September 13, 2009

Travel Report

The girlfriend and I stopped in Cheyenne, Wyoming, for breakfast today, on our way from North Platte, Nebraska, to Fort Collins, Colorado, the site of our vacation proper.

At the table next to ours sat a gaggle of biker dudes in their finest Sunday leathers. Their patches mostly advertised military tenures. From their age (about mine), I would guess they’d participated in Gulf War 1.

The loudest of this otherwise polite bunch originally got my attention because he seemed incapable of volume control.

Then I noticed the red, white and blue patch taking up the entire left lapel of his vest. It was the most patriotic, God-Bless-America swastika I’d ever seen — the perfect hate corsage for every occasion.

If he noticed me noticing it, he didn’t stab me with his butter knife or any knife he might have had on him.

I recommend the breakfast burrito at the Capital Grille, even though they use cheddar cheese.

comments

  1. Sheila Ryan on September 13th, 2009 at 5:21 pm

    Brian, were you wearing your . . . ?

    Biting my tongue.

    It’s funny. Back in the wayback days (mid-1970s, we’re talking), I lived with a girl whose biker boyfriend and biker friends were always in and out of the house.

    But there was no God Bless America nor Aryan Nation hoo-hah.

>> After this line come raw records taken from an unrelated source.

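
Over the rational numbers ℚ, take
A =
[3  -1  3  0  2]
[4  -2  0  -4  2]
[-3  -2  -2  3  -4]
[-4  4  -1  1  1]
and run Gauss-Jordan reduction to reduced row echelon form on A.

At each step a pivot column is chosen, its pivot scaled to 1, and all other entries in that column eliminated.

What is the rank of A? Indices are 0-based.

pivot(0,0)=3: scale R0 → (1, -1/3, 1, 0, 2/3)
  clear (1,0): R1 −= (4)R0 → (0, -2/3, -4, -4, -2/3)
  clear (2,0): R2 −= (-3)R0 → (0, -3, 1, 3, -2)
  clear (3,0): R3 −= (-4)R0 → (0, 8/3, 3, 1, 11/3)
pivot(1,1)=-2/3: scale R1 → (0, 1, 6, 6, 1)
  clear (0,1): R0 −= (-1/3)R1 → (1, 0, 3, 2, 1)
  clear (2,1): R2 −= (-3)R1 → (0, 0, 19, 21, 1)
  clear (3,1): R3 −= (8/3)R1 → (0, 0, -13, -15, 1)
pivot(2,2)=19: scale R2 → (0, 0, 1, 21/19, 1/19)
  clear (0,2): R0 −= (3)R2 → (1, 0, 0, -25/19, 16/19)
  clear (1,2): R1 −= (6)R2 → (0, 1, 0, -12/19, 13/19)
  clear (3,2): R3 −= (-13)R2 → (0, 0, 0, -12/19, 32/19)
pivot(3,3)=-12/19: scale R3 → (0, 0, 0, 1, -8/3)
  clear (0,3): R0 −= (-25/19)R3 → (1, 0, 0, 0, -8/3)
  clear (1,3): R1 −= (-12/19)R3 → (0, 1, 0, 0, -1)
  clear (2,3): R2 −= (21/19)R3 → (0, 0, 1, 0, 3)

rank = 4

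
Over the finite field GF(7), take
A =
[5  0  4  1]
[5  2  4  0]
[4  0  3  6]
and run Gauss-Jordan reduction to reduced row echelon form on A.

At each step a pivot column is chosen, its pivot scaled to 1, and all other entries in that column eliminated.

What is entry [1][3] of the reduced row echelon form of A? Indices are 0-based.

pivot(0,0)=5: scale R0 → (1, 0, 5, 3)
  clear (1,0): R1 −= (5)R0 → (0, 2, 0, 6)
  clear (2,0): R2 −= (4)R0 → (0, 0, 4, 1)
pivot(1,1)=2: scale R1 → (0, 1, 0, 3)
pivot(2,2)=4: scale R2 → (0, 0, 1, 2)
  clear (0,2): R0 −= (5)R2 → (1, 0, 0, 0)

M[1][3] = 3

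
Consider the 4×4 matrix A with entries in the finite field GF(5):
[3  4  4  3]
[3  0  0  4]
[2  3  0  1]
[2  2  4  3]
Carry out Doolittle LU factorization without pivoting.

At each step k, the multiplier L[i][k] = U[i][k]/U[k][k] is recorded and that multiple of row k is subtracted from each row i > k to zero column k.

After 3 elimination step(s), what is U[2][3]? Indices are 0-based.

U[2][3] = 2

k=0: U[0][0]=3
  eliminate (1,0): mult=1, new row 1: (0, 1, 1, 1); set L[1][0]=1
  eliminate (2,0): mult=4, new row 2: (0, 2, 4, 4); set L[2][0]=4
  eliminate (3,0): mult=4, new row 3: (0, 1, 3, 1); set L[3][0]=4
k=1: U[1][1]=1
  eliminate (2,1): mult=2, new row 2: (0, 0, 2, 2); set L[2][1]=2
  eliminate (3,1): mult=1, new row 3: (0, 0, 2, 0); set L[3][1]=1
k=2: U[2][2]=2
  eliminate (3,2): mult=1, new row 3: (0, 0, 0, 3); set L[3][2]=1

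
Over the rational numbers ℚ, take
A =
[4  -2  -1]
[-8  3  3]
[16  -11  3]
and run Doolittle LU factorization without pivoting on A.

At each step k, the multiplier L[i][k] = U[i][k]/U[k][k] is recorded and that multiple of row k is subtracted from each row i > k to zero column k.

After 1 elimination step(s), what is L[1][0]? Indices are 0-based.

L[1][0] = -2

Step 1: pivot at (0,0) is 4.
  row1 ← row1 − (-2)·row0  ⇒  L[1][0]=-2, U row1=(0, -1, 1)
  row2 ← row2 − (4)·row0  ⇒  L[2][0]=4, U row2=(0, -3, 7)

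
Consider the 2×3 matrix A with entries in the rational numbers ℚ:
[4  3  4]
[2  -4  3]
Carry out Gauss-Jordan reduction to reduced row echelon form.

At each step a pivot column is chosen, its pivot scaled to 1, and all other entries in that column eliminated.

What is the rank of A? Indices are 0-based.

rank = 2

step 1: normalize row 0 (÷4) = (1, 3/4, 1)
  row 1: subtract 2×row0 = (0, -11/2, 1)
step 2: normalize row 1 (÷-11/2) = (0, 1, -2/11)
  row 0: subtract 3/4×row1 = (1, 0, 25/22)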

    The roommate’s biker boyfriend was a pretty cool guy. And it was not a 100% Caucasian/Northern European ancestral scene there in our biker haven.

    Plus: I really liked it when I walked into the kitchen that one morning and opened the fridge and the guy said,”That wine on the left is the one with the mescaline it it. The bottle on the right is just wine.”

    The scene in Cheyenne sounds kind of different.